Pledging to return the loss-making Qantas International division to profit in three years, Mr Joyce said he expected the airline to report a ''statutory loss'' in its annual results later this month, reflecting high fuel prices, its restructuring costs and ''the cost of the industrial dispute'', he said.
The Qantas cutbacks include job losses, previously announced, stemming from:
■Reducing three heavy maintenance bases to two.
■Selling two of its seven catering outlets.
■Reducing ''unnecessary'' pre-flight engineering checks on aircraft.
■Closing its LTQ Tullamarine jet engine workshop.

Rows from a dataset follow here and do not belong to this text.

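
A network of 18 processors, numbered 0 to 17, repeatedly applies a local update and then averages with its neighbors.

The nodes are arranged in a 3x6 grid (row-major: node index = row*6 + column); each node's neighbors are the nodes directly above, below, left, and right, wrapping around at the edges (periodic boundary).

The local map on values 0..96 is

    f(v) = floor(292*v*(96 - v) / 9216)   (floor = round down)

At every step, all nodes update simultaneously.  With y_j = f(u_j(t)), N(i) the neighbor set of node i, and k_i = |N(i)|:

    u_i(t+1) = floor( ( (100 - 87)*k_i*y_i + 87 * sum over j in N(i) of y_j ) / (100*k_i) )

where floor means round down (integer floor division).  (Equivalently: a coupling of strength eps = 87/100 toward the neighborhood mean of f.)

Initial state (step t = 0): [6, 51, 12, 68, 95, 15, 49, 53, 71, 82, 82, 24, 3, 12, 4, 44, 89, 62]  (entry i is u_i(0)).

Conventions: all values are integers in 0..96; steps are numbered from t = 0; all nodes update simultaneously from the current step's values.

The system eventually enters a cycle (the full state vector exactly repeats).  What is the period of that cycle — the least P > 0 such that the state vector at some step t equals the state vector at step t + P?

Answer: 2
Key observation: The state at step 6, [69, 69, 69, 69, 68, 69, 69, 69, 69, 68, 68, 68, 69, 69, 69, 69, 68, 69], reappears at step 8 — and no state repeats earlier — so the cycle the system enters has period 2.

Derivation:
t=0: [6, 51, 12, 68, 95, 15, 49, 53, 71, 82, 82, 24, 3, 12, 4, 44, 89, 62]
t=1: [43, 42, 47, 38, 33, 35, 42, 59, 39, 53, 29, 53, 41, 39, 42, 36, 40, 34]
t=2: [70, 70, 70, 69, 66, 68, 71, 70, 70, 67, 68, 66, 69, 70, 70, 70, 65, 69]
t=3: [57, 57, 57, 59, 60, 60, 58, 56, 57, 58, 61, 59, 57, 57, 57, 59, 59, 60]
t=4: [69, 70, 69, 69, 68, 68, 69, 69, 69, 68, 68, 68, 69, 70, 69, 69, 68, 68]
t=5: [58, 58, 58, 59, 59, 59, 59, 58, 59, 59, 60, 59, 58, 58, 58, 59, 59, 59]
t=6: [69, 69, 69, 69, 68, 69, 69, 69, 69, 68, 68, 68, 69, 69, 69, 69, 68, 69]
t=7: [59, 59, 59, 59, 59, 59, 59, 59, 59, 59, 60, 59, 59, 59, 59, 59, 59, 59]
t=8: [69, 69, 69, 69, 68, 69, 69, 69, 69, 68, 68, 68, 69, 69, 69, 69, 68, 69]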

■Streamlining component maintenance.
■Increasing cockpit productivity via Apple iPads to replace paperwork.
But passengers are increasingly shunning the Flying Kangaroo, as Qantas' share of international travel to and from Australia shrinks while foreign airlines mop up, latest official government figures for May show.
Qantas' share of Australia's international passenger market for May dropped to 18.4 per cent, down from 19.2 per cent in May last year (and down from 20.2 per cent in May 2010) - although it still enjoys nearly double the market share of its nearest rival.

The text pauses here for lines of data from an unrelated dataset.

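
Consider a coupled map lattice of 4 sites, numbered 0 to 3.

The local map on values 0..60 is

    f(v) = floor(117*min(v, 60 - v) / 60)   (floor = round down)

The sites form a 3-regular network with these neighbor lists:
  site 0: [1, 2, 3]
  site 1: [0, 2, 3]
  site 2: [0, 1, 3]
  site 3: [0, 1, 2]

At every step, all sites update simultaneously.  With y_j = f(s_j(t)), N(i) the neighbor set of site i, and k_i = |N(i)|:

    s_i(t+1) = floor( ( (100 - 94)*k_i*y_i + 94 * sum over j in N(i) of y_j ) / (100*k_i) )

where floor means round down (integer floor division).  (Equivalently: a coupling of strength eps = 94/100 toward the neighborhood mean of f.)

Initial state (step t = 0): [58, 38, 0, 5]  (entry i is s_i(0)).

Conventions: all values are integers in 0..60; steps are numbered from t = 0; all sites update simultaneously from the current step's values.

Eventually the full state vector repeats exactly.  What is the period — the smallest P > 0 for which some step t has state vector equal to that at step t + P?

Simulating step by step:
t=0: [58, 38, 0, 5]
t=1: [16, 6, 16, 14]
t=2: [23, 28, 23, 24]
t=3: [47, 45, 47, 47]
t=4: [26, 25, 26, 26]
t=5: [49, 49, 49, 49]
t=6: [21, 21, 21, 21]
t=7: [40, 40, 40, 40]
t=8: [39, 39, 39, 39]
t=9: [40, 40, 40, 40]

Answer: 2
Key observation: The state at step 7, [40, 40, 40, 40], reappears at step 9 — and no state repeats earlier — so the cycle the system enters has period 2.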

Meanwhile, Singapore Airlines, Emirates and Air New Zealand grew their share of Australia's international travel, data from the Bureau of Infrastructure, Transport and Regional Economics shows. Qantas attributed its decline to overseas airlines' lower overheads.

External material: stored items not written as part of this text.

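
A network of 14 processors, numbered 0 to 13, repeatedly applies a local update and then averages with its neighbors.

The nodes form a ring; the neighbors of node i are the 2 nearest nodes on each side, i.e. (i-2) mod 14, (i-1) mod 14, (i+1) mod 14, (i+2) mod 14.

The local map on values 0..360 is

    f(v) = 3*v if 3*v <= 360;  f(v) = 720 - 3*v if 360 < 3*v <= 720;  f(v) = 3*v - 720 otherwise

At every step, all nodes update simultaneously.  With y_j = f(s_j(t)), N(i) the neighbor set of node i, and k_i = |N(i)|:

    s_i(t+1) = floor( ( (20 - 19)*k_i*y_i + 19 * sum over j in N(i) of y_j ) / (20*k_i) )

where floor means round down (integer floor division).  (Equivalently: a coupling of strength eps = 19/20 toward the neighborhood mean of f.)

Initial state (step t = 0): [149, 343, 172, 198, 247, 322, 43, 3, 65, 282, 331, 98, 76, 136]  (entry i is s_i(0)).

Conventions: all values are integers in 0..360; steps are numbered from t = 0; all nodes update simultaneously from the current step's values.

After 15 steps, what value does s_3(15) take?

Simulating step by step:
t=0: [149, 343, 172, 198, 247, 322, 43, 3, 65, 282, 331, 98, 76, 136]
t=1: [263, 232, 183, 191, 168, 79, 118, 165, 137, 189, 213, 237, 285, 277]
t=2: [108, 119, 116, 161, 226, 235, 252, 261, 208, 155, 147, 114, 70, 61]
t=3: [276, 277, 245, 192, 153, 90, 53, 98, 155, 198, 228, 237, 278, 301]
t=4: [105, 112, 148, 163, 152, 217, 264, 207, 158, 147, 121, 109, 85, 90]
t=5: [285, 276, 285, 235, 167, 161, 164, 163, 203, 258, 280, 292, 314, 306]
t=6: [164, 120, 120, 166, 157, 176, 200, 161, 155, 149, 134, 148, 155, 157]
t=7: [302, 269, 269, 286, 224, 206, 227, 211, 237, 271, 267, 273, 267, 278]
t=8: [96, 129, 113, 83, 89, 79, 60, 62, 71, 70, 71, 92, 118, 113]
t=9: [338, 305, 286, 291, 252, 221, 223, 208, 198, 221, 260, 278, 282, 314]
t=10: [176, 201, 167, 108, 96, 82, 77, 73, 69, 96, 103, 116, 170, 184]
t=11: [179, 220, 229, 222, 256, 264, 239, 241, 259, 271, 265, 248, 252, 214]
t=12: [58, 85, 83, 53, 40, 29, 42, 53, 44, 42, 53, 68, 87, 75]
t=13: [243, 204, 180, 176, 153, 138, 124, 119, 141, 161, 179, 193, 194, 223]
t=14: [113, 108, 144, 212, 256, 290, 307, 300, 282, 244, 202, 151, 98, 96]
t=15: [300, 253, 203, 196, 174, 129, 129, 125, 126, 163, 171, 181, 254, 305]

Answer: s_3(15) = 196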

''While Qantas remains extremely strong in the domestic market, increased competition from Asian and Middle Eastern airlines with lower cost bases has reduced our international market share,'' a Qantas spokesman said.
''This underlines the importance of the transformation plan that Qantas announced last year to turn around our international business.''
Singapore Airlines, retaining its number-two ranking, carried 9.4 per cent of Australia's international air traffic, up from 8.8 per cent in May last year.
Qantas has also won a victory in its long-running dispute with 3800 baggage handlers after the industrial umpire rejected their claim for a limit to the outsourcing of work.
It also decided to give its employees covered by the Transport Workers Union a 3 per cent annual pay rise. They had sought 5 per cent.